The X chromosome passed from mom to offspring may accelerate brain aging, a new animal study suggests.
The research highlights a potential fundamental difference in how males’ and females’ brains age. The research was conducted in mice, but if the findings translate to humans, they could point to sex-specific drivers of cognitive decline and, eventually, ways to prevent or treat them.
“Females show resilience in many measures of aging,” said senior study author Dr. Dena Dubal, a professor of neurology and the David A. Coulter endowed chair in aging and neurodegenerative disease at the University of California, San Francisco (UCSF). For instance, they tend to live longer than males and have lower rates of various forms of dementia. One exception is Alzheimer’s disease, which affects females at higher rates, but even so, some studies suggest that females survive longer with Alzheimer’s than males do.
Dubal and colleagues wondered if the sex chromosomes, X and Y, could help explain these differences. There’s evidence of genes on the X chromosome that help guard against dementia, while others contribute to the risk of cognitive decline, said Rachel Buckley, an associate professor of neurology at Harvard Medical School who was not involved in the new study. The new study uncovers a potential factor that may shape the X chromosome’s influence.
Related: 1 in 500 men may carry an extra sex chromosome (most without knowing it)
The origin of the X matters
Typically, females carry two X chromosomes in each cell — one from their mom and one from their dad. But a cell needs only one X to be active, so the other is “silenced.” This results in females carrying a mosaic of cells that have silenced either their paternal or maternal X chromosome. Meanwhile, males — who typically carry one X and one Y — only ever inherit their X from their mother, and it’s active in every cell.
“That makes us wonder about female resilience and whether that diversity of the X chromosome, having Mom’s and Dad’s, might contribute to resilience,” Dubal said.
To explore this idea, Dubal; Samira Abdulai-Saiku, a postdoctoral fellow at UCSF; and colleagues did experiments with female lab mice of different ages. Some experiments involved using a genetic trick to silence all of the paternal X chromosomes in certain mice, leaving only the mother’s X active. These mice were compared with others that had a mix of maternal and paternal X’s switched on.

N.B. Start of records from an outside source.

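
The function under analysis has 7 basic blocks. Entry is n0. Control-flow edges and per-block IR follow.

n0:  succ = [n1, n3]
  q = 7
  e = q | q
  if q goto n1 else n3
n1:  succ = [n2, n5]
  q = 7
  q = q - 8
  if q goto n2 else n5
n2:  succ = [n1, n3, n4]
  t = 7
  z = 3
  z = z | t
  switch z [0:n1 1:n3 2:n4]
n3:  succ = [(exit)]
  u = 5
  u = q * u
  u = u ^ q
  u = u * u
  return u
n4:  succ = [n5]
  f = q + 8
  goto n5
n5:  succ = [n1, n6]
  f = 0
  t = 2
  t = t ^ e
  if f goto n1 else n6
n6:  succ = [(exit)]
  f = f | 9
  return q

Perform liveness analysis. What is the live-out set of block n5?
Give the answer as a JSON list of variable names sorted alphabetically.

Per-block:
  n0 def {e,q} use ∅
  n1 def {q} use ∅
  n2 def {t,z} use ∅
  n3 def {u} use {q}
  n4 def {f} use {q}
  n5 def {f,t} use {e}
  n6 def {f} use {f,q}

Live sets:
  live n0: ∅→{e,q}
  live n1: {e}→{e,q}
  live n2: {e,q}→{e,q}
  live n3: {q}→∅
  live n4: {e,q}→{e,q}
  live n5: {e,q}→{e,f,q}
  live n6: {f,q}→∅

live-out(n5) = ["e", "f", "q"]

Answer: ["e", "f", "q"]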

“I actually really liked that approach,” Buckley said. Comparing females to males would have introduced additional sex-related factors, like hormonal differences, Buckley told Live Science.
The team also ensured that the X chromosomes from each parent were genetically identical, Dubal noted. So any differences that emerged would be related to which parent passed them along, not to differences in the genes themselves, she explained. This also enabled the team to pinpoint differences in epigenetics — chemical tags that attach to DNA and control which genes can be switched on.
Young “Mom-X” mice were cognitively similar to other young mice, performing about the same in maze-based tests. But at older ages, they showed starker cognitive decline, especially in their spatial memory and working memory. “The assays showed a pretty striking effect,” Dubal said.
The team wondered if these declines were related to changes in the hippocampus, a key memory center in the brain. To see, they looked at epigenetic markers on DNA from the hippocampi of young and old mice. Epigenetic tags change across the lifespan, with certain patterns correlating with “higher” biological ages — in other words, a more advanced degree of aging. At older chronological ages, the Mom-X mice showed a greater degree of biological aging in the hippocampus than did mice with both X’s.
The scientists then sorted neurons from the hippocampus based on whether the mom’s or dad’s X was active, so they could look at which genes were switched on.
Three genes were silenced on the maternal X — Sash3, Tlr7 and Cysltr1 — but were very active on the paternal X. Using the gene-editing tool CRISPR, they investigated what would happen if they switched these genes back on in the brains of old mice with only maternal X’s. In tests, these mice showed improvements in spatial learning and memory.
What does it mean for humans?
Interestingly, in humans, these three genes are involved in immune protection, but their exact roles in neurons aren’t fully understood, Dubal said. Future work could further investigate what the genes do in neurons and in other types of brain cells. It’s also unclear how or why the X chromosomes from different parents undergo different epigenetic changes, she added.
The team also wants to investigate what these findings might mean for males, who carry only maternal X chromosomes — and could, in theory, then have greater rates of brain aging. “One can imagine” that, the more active maternal X’s a person carries, the more pronounced the impact on brain aging, Dubal speculated. But that remains to be confirmed.
And, of course, because the current study was conducted only in mice, future research should look at human brain tissue to check that the results carry over, Buckley said. “This is such highly unique and novel work … but that is a caveat.”
In the long run, this line of research could help scientists understand the influence of sex on dementia risk, differentiating it from other factors, like education, that are more closely tied to gender, Buckley said. By pinpointing those biological drivers of brain aging, researchers could better determine how to intervene and tailor treatments to individual patients.
“Right now, we’re doing one size fits all,” Buckley said. “And realistically, this is not how we’re going to move the needle.”